Cut back early-flowering perennials
If you have early flowering perennials such as dicentra spectabilis which have finished flowering, you can cut them back to the ground and you might even be rewarded with a bonus of a secondary flush of flowers later in the summer. When cutting back your perennials give them a boost with some water and some tomato fertilizer.
Don’t forget to deadhead along the way to allocate more plant energy toward producing new blooms rather than focusing on producing seeds. This will encourage the plant to produce additional flowers to replace those you have removed. Always add a little bit extra water as well during these warmer months.
Water features and ponds
On that note, if you have water features in your garden or lawns, they’re going to need a little bit of extra help during July and August to stay healthy. Get rid of any yellowing leaves that have fallen into the water features or the pond. If you leave them there they will rot in the water which will significantly decrease the quality.
If you see any blanket weeds, get rid of them. Remove them with a net or a rake as they will add more oxygen to your pond. You might need to increase the water level as well as the height of Summer weather can rapidly evaporate the water you have. If you have a pond, try to use any rainwater as the chemicals in your tap water might impact any nutritional balance you have in your pond. But of course, if that’s not possible, it’s not the end of the world.
Now is the time to harvest the crops that are at their peak. You want to harvest your vegetables regularly so that you can enjoy the delicious taste and encourage late-harvest production before the plant turns woody and starts producing a bitter taste. This is particularly true of things like lettuce.
Pinch out tomato plants
If you have tomatoes, for example, you can limit the growth by pinching out the top of your plant as soon as it reaches a height you prefer or by pinching outside shoots. If you pinch off the top it will force the plant to produce more tomatoes lower down so that the plant doesn’t grow to be three or four meters tall, bent double because of the weight of too many tomatoes.

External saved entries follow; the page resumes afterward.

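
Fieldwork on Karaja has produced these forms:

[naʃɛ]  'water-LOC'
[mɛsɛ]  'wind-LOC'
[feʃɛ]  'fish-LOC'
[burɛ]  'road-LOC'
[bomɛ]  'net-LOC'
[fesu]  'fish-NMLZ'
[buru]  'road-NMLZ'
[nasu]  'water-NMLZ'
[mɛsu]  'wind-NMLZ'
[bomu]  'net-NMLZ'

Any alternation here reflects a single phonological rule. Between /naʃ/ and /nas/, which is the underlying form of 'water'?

The stem for 'water' ends in [ʃ] in [naʃɛ] but [s] in [nasu].
But 'wind' keeps [s] in both environments ([mɛsɛ], [mɛsu]), so there is no rule changing /s/ to [ʃ] before the LOC suffix.
The alternation reflects depalatalization: palato-alveolar /ʃ/ becomes [s] when no front vowel follows. /ʃ/ is underlying.

/naʃ/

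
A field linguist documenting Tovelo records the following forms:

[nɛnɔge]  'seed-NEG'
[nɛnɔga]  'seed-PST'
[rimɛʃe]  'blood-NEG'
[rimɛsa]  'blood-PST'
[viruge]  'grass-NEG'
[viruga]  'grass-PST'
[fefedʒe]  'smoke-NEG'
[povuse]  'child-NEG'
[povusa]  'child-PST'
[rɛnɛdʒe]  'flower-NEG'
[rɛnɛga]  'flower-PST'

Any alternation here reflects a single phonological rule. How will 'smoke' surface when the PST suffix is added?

[fefega]

'flower' shows [dʒ] ~ [g] at the end of the stem ([rɛnɛdʒe] vs [rɛnɛga]).
If /g/ were underlying and a rule turned it into [dʒ] before the NEG suffix, 'grass' would also alternate; but it has [g] in both [viruge] and [viruga].
Therefore /dʒ/ is basic and [g] is derived by depalatalization (palato-alveolar /dʒ/ and /ʃ/ become [g] and [s] when no front vowel follows).
The one attested form of 'smoke', [fefedʒe], shows underlying /fefedʒ/. Applying the same rule when no front vowel follows gives [fefega].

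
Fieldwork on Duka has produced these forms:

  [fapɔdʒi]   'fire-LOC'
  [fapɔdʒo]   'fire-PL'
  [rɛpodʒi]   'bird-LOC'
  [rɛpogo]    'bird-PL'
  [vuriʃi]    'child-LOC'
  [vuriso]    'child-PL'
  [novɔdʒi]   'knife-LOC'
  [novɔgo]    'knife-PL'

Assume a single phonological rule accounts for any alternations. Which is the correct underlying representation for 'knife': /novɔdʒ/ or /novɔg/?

/novɔg/

'knife' shows [dʒ] ~ [g] at the end of the stem ([novɔdʒi] vs [novɔgo]).
Compare 'fire', with invariant [dʒ] in [fapɔdʒi] and [fapɔdʒo]: an analysis with underlying /dʒ/ and a rule producing [g] before the PL suffix would wrongly predict alternation here too.
The underlying segment must be /g/; /g/ and /s/ become palato-alveolar [dʒ] and [ʃ] before a front vowel, yielding [dʒ] there.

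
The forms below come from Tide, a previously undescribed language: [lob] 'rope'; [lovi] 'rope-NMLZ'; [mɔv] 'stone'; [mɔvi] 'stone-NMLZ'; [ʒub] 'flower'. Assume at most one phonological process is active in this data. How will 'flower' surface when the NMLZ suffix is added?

[ʒuvi]

The stem for 'rope' ends in [b] in [lob] but [v] in [lovi].
If /v/ were underlying and a rule turned it into [b] in isolation, 'stone' would also alternate; but it has [v] in both [mɔv] and [mɔvi].
So /b/ is underlying, and a rule of intervocalic spirantization — voiced stops become fricatives between vowels — gives [v].
From [ʒub] the stem 'flower' is /ʒub/; between vowels this yields [ʒuvi].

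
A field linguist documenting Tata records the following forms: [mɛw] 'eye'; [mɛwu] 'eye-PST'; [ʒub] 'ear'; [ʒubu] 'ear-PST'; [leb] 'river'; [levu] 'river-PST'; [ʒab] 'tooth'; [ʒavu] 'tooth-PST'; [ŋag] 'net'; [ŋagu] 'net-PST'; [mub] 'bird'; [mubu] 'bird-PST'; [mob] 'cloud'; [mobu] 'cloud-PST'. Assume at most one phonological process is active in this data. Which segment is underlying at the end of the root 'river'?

The stem for 'river' ends in [b] in [leb] but [v] in [levu].
Compare 'cloud', with invariant [b] in [mob] and [mobu]: an analysis with underlying /b/ and a rule producing [v] before the PST suffix would wrongly predict alternation here too.
The alternation reflects word-final hardening: voiced fricatives become stops word-finally. /v/ is underlying.

/v/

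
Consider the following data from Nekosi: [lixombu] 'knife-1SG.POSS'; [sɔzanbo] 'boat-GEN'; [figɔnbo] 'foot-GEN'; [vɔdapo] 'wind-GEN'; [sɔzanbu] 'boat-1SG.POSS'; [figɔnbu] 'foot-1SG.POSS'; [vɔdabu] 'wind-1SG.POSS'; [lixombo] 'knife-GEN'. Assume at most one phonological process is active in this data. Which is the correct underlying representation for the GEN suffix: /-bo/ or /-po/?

/-po/

The GEN suffix surfaces as [-bo] and [-po], depending on the final segment of the stem.
By contrast the 1SG.POSS suffix keeps its initial [b] throughout — that segment must be underlying.
So the underlying form is /-po/, and voiceless stops become voiced after a nasal.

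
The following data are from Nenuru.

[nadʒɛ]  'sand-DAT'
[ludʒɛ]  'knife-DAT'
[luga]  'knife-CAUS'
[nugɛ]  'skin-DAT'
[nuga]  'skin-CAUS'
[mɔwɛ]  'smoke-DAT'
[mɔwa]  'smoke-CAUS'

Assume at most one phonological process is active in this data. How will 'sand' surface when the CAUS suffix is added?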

Plant radishes and runner beans outside
Of course, July also means preparing more vegetables. You can start planting radishes or runner beans outside. This is no time to slack off just because you have started harvesting some of your other producers. In fact, if you noticed that certain vegetables are fully harvested it will leave the perfect spot in which to plant something new.
Having put in this much effort so far, it is time to enjoy your bonus of extra flowers blooming late in the season alongside the crops you have taken so many months to carefully cultivate. Enjoy the rest while you have it, as the next few months bring about your Autumn crop rotation and the preparation of winter bulbs.